Я попыталась выбросить эти мысли из головы и начать работать, но мысли об Ариэль продолжали преследовать меня. Я не должна ругать ее. В конце концов она отдала мне половину своей печени. Что такое по сравнению с этим испачканная рубашка? Я должна поскорее извиниться перед ней.

— Миранда!

Я подняла голову. Мистер Томас стоял передо мной.

— Будь повнимательнее! Через три недели экзамены, а ты и так пропустила треть занятий.

— Да, сэр, — ответила я, сама удивляясь, зачем я настояла на том, чтобы вернуться в школу.

Эмма пыталась отговорить меня.

— Ты что, с ума сошла? — возмущалась она. — Ты можешь спокойно пропустить остаток учебного года и все равно получишь свои баллы, и тебе не придется сдавать экзамены, а ты отказываешься?! Или это опять твое идиотское стремление к совершенству?
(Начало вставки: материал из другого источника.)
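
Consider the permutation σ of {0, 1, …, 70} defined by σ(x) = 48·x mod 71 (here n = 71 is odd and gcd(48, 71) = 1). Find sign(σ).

+1

Orbit of 1 under x↦48x: [1, 48, 32, 45, 30, 20, 37]… (length divides ord_71(48)).
11 cycles of lengths [7, 7, 7, 7, 7, 7, 7, 7, 7, 7, 1].
With 11 cycles on 71 points, sign = (−1)^{71−11} = +1.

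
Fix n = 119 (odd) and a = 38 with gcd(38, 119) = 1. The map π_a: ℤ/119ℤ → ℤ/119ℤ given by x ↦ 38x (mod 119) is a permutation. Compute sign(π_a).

Trace 55: π^k(55) = [55, 67, 47, 1, 38, 16, 13] for k=0..6.
Decompose π into cycles: lengths [12, 12, 12, 12, 12, 12, 12, 12, 6, 4, 4, 4, 4, 1] (14 cycles, including the fixed point 0).
n − c = 119 − 14 = 105; sign = (−1)^105 = -1.
Check: (38/119) = -1 by Zolotarev.

-1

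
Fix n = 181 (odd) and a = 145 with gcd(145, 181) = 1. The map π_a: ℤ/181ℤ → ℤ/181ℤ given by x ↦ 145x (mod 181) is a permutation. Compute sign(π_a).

+1

Orbit of 25 under x↦145x: [25, 5, 1, 145, 29, 42, 117]… (length divides ord_181(145)).
π_145 has 13 disjoint cycles with lengths [15, 15, 15, 15, 15, 15, 15, 15, 15, 15, 15, 15, 1] on {0,…,180}.
With 13 cycles on 181 points, sign = (−1)^{181−13} = +1.
Zolotarev: (145|181) = +1, matching the cycle-count sign.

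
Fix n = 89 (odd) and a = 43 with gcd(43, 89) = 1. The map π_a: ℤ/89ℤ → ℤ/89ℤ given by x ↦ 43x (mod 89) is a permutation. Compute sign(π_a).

Trace 12: π^k(12) = [12, 71, 27, 4, 83, 9, 31] for k=0..6.
The orbit structure of x ↦ 43x mod 89: 2 orbits of sizes [88, 1].
sign(π) = (−1)^{n − #cycles} = (−1)^{89−2} = (−1)^87 = -1.

-1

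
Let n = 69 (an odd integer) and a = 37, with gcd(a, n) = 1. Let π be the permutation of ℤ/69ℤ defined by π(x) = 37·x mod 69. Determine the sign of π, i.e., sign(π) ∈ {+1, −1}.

Orbit of 49 under x↦37x: [49, 19, 13, 67, 64, 22, 55]… (length divides ord_69(37)).
6 cycles of lengths [22, 22, 22, 1, 1, 1].
Σ(ℓ_i−1) = 69−6 = 63; sign = (−1)^63 = -1.

-1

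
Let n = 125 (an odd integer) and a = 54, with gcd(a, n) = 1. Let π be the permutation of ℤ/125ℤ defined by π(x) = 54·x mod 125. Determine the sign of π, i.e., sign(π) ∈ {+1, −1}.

+1

Orbit of 41 under x↦54x: [41, 89, 56, 24, 46, 109, 11]… (length divides ord_125(54)).
The orbit structure of x ↦ 54x mod 125: 7 orbits of sizes [50, 50, 10, 10, 2, 2, 1].
7 cycles on 125: each ℓ→(−1)^(ℓ−1), product (−1)^118 = +1.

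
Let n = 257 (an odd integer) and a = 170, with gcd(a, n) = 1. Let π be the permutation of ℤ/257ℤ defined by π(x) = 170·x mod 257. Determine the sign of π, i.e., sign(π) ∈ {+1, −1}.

-1

Start at x=184: 184 → 183 → 13 → 154 → 223 → 131 → 168 → … (one orbit).
Decompose π into cycles: lengths [256, 1] (2 cycles, including the fixed point 0).
With 2 cycles on 257 points, sign = (−1)^{257−2} = -1.
Zolotarev: (170|257) = -1, matching the cycle-count sign.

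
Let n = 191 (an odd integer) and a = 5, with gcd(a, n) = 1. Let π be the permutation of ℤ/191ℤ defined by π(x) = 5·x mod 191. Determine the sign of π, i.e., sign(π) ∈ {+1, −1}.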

Однако я стремилась получить свои баллы наравне со всеми. Я и так достаточно отличалась от других, чтобы стремиться увеличить свое превосходство.

После уроков мы направились в столовую. Когда мы садились за стол, я увидела Ариэль в другом конце комнаты. Она стояла и осматривалась с рассеянным видом. Я попыталась привлечь ее внимание, но она, казалось, не замечала меня.

— Я сейчас, — сказала я Эмме. — Пойду поговорю с ней. Наверное, она игнорирует меня потому, что обиделась из-за утреннего разговора.

Я подошла к ней, она в одиночестве сидела за столом.

— Эй! — окликнула ее я. Она подняла на меня глаза.

— А, Миранда.

Казалось, она удивилась, увидев меня.

— Мы же собирались вместе позавтракать.

— Разве?

— Если ты решила так себя вести, твое дело, — сказала я, прекрасно зная: ничего она не забыла. (Она сама ежедневно настаивала на том, чтобы завтракать в школе вместе с нами и нашими знакомыми.)

У меня сразу же исчезло всякое желание извиняться.

— Раз не хочешь есть с нами, завтракай одна, — сказала я ей и вернулась к Эмме.

До появления в моей жизни Ариэль я и не подозревала, что меня можно вывести из себя. А теперь я готова взбеситься, если она не так на меня посмотрела.

Я оглянулась на нее через плечо. Ариэль сидела абсолютно спокойная, будто это не она минуту назад отшила меня.

Очевидно, она очень сердится на меня за то, как сурово я ее отчитала. Придется, видимо, объясняться с ней еще раз.

Расстроенная, я опустилась на свое место.

— Можешь еще раз мне напомнить, какое счастье иметь сестру, — с горечью заметила я Эмме.